During the course of my study, I met a group of women’s rights activist led by Ben Mahi (Monisha Behl). They would organize talks and seminars and this was a platform which allowed me to raise certain issues which impacted the women in the villages. Gradually, I got insights into a lot of issues of regarding gender, law and feminism. 
When I started working 17 years ago, the conflict in Assam was at its peak and we were working in the villages. The para-military forces would come and question us and throw away our files. Once I was taking a group of women to visit a village. A bandh had been called on that day but we did not get the information in the village and so we went out. The para-military forces, which were patrolling the highways, asked all the woman to get out from the vehicle, and get in their vehicles. Some of the tactics of these para-military forces were to threaten women of a particular community to subdue the entire community. We were stranded, interrogated, and were not allowed to move on. Those were stressful times but we stayed in the village and continued our work.
During one of the worst conflict in Kokrajhar, I went there without telling my family. I still remember that one of the sisters from a Convent, who was helping us in our work, informed me that the situation was very tense, and it would be better if she went on her own to help the affected tribal community. But I was firm that if the situation was bad, then it was equally bad for everyone and we finally went together to distribute relief material to the tribal community. It was a challenge to reach out to people and then to come back to do your reporting and advocacy accordingly. These were a few instances of the challenges that I faced earlier on in my work. You have to believe in yourself and trust the people you work with.

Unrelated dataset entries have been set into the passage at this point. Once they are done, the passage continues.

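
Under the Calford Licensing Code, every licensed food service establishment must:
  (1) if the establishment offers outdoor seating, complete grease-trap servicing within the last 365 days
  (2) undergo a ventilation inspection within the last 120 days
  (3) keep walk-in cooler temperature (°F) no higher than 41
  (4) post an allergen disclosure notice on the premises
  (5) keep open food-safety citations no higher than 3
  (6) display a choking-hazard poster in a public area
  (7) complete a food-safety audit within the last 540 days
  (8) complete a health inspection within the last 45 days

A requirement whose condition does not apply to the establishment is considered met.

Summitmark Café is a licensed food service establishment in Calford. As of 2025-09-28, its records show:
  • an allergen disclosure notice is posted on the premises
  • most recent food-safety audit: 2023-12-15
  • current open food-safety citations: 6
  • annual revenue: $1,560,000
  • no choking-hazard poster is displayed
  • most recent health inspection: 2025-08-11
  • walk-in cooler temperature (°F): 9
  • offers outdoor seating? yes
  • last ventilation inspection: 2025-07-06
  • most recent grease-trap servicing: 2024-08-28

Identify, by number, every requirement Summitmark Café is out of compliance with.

1, 5, 6, 7, 8

1. condition 'offers outdoor seating' holds; grease-trap servicing 396 days ago vs limit 365 → not met
2. ventilation inspection 84 days ago vs limit 120 → met
3. walk-in cooler temperature (°F) 9 ≤ 41 → met
4. allergen disclosure notice present → met
5. open food-safety citations 6 > 3 → not met
6. choking-hazard poster absent → not met
7. food-safety audit 653 days ago vs limit 540 → not met
8. health inspection 48 days ago vs limit 45 → not met
Not met: 1, 5, 6, 7, 8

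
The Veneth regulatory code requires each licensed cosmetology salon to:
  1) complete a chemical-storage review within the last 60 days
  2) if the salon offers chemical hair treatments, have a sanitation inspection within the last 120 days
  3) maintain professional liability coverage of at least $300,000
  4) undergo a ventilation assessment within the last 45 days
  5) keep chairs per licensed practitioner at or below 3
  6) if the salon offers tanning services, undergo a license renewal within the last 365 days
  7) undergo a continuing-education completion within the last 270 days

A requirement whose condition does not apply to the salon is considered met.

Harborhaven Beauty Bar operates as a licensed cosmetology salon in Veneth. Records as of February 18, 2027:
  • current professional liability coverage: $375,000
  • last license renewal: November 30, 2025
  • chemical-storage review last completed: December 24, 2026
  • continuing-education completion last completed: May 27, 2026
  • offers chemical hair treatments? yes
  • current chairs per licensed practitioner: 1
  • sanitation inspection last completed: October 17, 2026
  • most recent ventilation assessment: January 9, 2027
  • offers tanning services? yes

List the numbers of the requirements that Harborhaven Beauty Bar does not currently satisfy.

1. chemical-storage review 56 days ago vs limit 60 → met
2. condition 'offers chemical hair treatments' holds; sanitation inspection 124 days ago vs limit 120 → not met
3. professional liability coverage $375,000 ≥ $300,000 → met
4. ventilation assessment 40 days ago vs limit 45 → met
5. chairs per licensed practitioner 1 ≤ 3 → met
6. condition 'offers tanning services' holds; license renewal 445 days ago vs limit 365 → not met
7. continuing-education completion 267 days ago vs limit 270 → met
Not met: 2, 6

2, 6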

Recently, we did a study on domestic violence in rural Assam. The idea was to document cases of domestic violence to do away with the myth that women in rural Assam are free from domestic abuses. We documented the worst forms of physical and sexual abuse. Our objective was to bring the focus of the government to this report and implement certain recommendations for women’s safety within the household. We mobilize women and provide them with legal information, for example, what are the new laws that have been implemented and what can they do in a situation of distress and abuse? A half-an-hour talk empowers 100 women with latest information and it equips them with new skills.

When people argue that “women misuse law”, I ask them what makes them think that. Let us assume that women misuse the law. Who doesn’t misuse the law? Man? Which law is not being misused: AFSPA? I can go on and on. There are other typical misconceptions like  women are women’s enemies.”


“There are some funny moments too. For instance, once while I was traveling to Kohima, I slept off and missed my stop and reached Manipur. People in the border area of Manipur were all happy to see two girls. Another time, I went for a fashion show and a journalist, who covers stories and events for my organisation, saw me in my outrageously colourful outfit and asked me in shock “You are here!”. Somehow, he could’t believe that I was attending a fashion show. I often go to fashion shows and concerts and I take my child for plays. After 5 p.m. my priority is my daughter.
For a working women, it is a challenge to balance home and work. But first, one just needs to enjoy work and second learn to prioritize. Identify what is the priority now and learn to say “no”, whether at the workplace or in personal life. Today I have a supportive family. My husband and daughter take charge of family chores when I am traveling. I discover new things in life every second. I am still growing.”